Beyond the Standard Model with Neutrinos
Dr. Zahra Tabrizi
Neutrinos were discovered more than 60 years ago, yet they are the most mysterious particles of the Standard Model (SM) of particle physics. Some of the neutrino properties can be explained through the current rich data of the neutrino experiments; however, there are still important unanswered questions which need to be clarified. In order to further explore the neutrino sector and answer these questions, next-generation, long-baseline neutrino oscillation experiments are being built, including the Deep Underground Neutrino Experiment (DUNE) in the United States. Given the intense neutrino beam, the massive far detector, and the envisaged scale of the near detector, DUNE will certainly offer a rich physics program. In this talk, I will first discuss how we can "directly" search for physics beyond the SM by directly producing the new particles at the neutrino experiments, and how we can use the potential of the DUNE-like experiments to explore the connections between neutrinos and other open questions of particle physics, including light dark matter, axion-like particles, etc.
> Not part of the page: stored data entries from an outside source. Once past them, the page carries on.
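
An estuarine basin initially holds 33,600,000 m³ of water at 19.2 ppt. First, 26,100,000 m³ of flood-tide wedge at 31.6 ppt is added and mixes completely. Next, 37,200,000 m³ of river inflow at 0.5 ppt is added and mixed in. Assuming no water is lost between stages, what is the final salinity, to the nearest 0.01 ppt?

By conservation of dissolved salt,
Initial salt = 33,600,000×19.2 = 645,120,000
After stage 1: salt = 645,120,000 + 26,100,000×31.6 = 1,469,880,000; volume = 59,700,000 m³; S = 24.621 ppt
After stage 2: salt = 1,469,880,000 + 37,200,000×0.5 = 1,488,480,000; volume = 96,900,000 m³
S = 1,488,480,000 / 96,900,000 = 15.361 ppt

15.36 ppt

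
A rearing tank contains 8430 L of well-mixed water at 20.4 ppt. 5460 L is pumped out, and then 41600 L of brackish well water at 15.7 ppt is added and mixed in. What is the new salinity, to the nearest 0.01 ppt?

Remaining after removal: 2,970 L at 20.4 ppt (salt = 60,588)
After addition: salt = 60,588 + 41,600×15.7 = 713,708; volume = 44,570 L
S = 713,708 / 44,570 = 16.0132 ppt

16.01 ppt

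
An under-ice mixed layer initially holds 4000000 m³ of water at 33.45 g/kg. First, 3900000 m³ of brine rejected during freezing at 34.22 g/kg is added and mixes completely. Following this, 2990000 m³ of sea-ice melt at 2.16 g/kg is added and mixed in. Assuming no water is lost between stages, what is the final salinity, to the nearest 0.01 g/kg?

Total salt / total volume:
Initial salt = 4,000,000×33.45 = 133,800,000
After stage 1: salt = 133,800,000 + 3,900,000×34.22 = 267,258,000; volume = 7,900,000 m³; S = 33.83 g/kg
After stage 2: salt = 267,258,000 + 2,990,000×2.16 = 273,716,400; volume = 10,890,000 m³
S = 273,716,400 / 10,890,000 = 25.1347 g/kg

25.13 g/kg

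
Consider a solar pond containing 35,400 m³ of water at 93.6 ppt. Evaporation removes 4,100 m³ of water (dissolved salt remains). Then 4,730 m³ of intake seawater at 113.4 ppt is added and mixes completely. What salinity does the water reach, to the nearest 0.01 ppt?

106.85 ppt

After evaporation: salt = 35,400×93.6 = 3,313,440; volume = 35,400 − 4,100 = 31,300 m³
After mixing: salt = 3,313,440 + 4,730×113.4 = 3,849,822; volume = 31,300 + 4,730 = 36,030 m³
S = 3,849,822 / 36,030 = 106.8505 ppt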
Secondly, I will demonstrate how to probe new physics at neutrino experiments "indirectly", within the Effective Field Theory framework. In this way, the analysis of the data can capture large classes of models, where the new degrees of freedom have masses well above the relevant energy for the experiment. Moreover, it allows us to compare several experiments in a unified framework and in a systematic way, where in this way the results from neutrino experiments can be connected with the results of other experiments, such as LHC.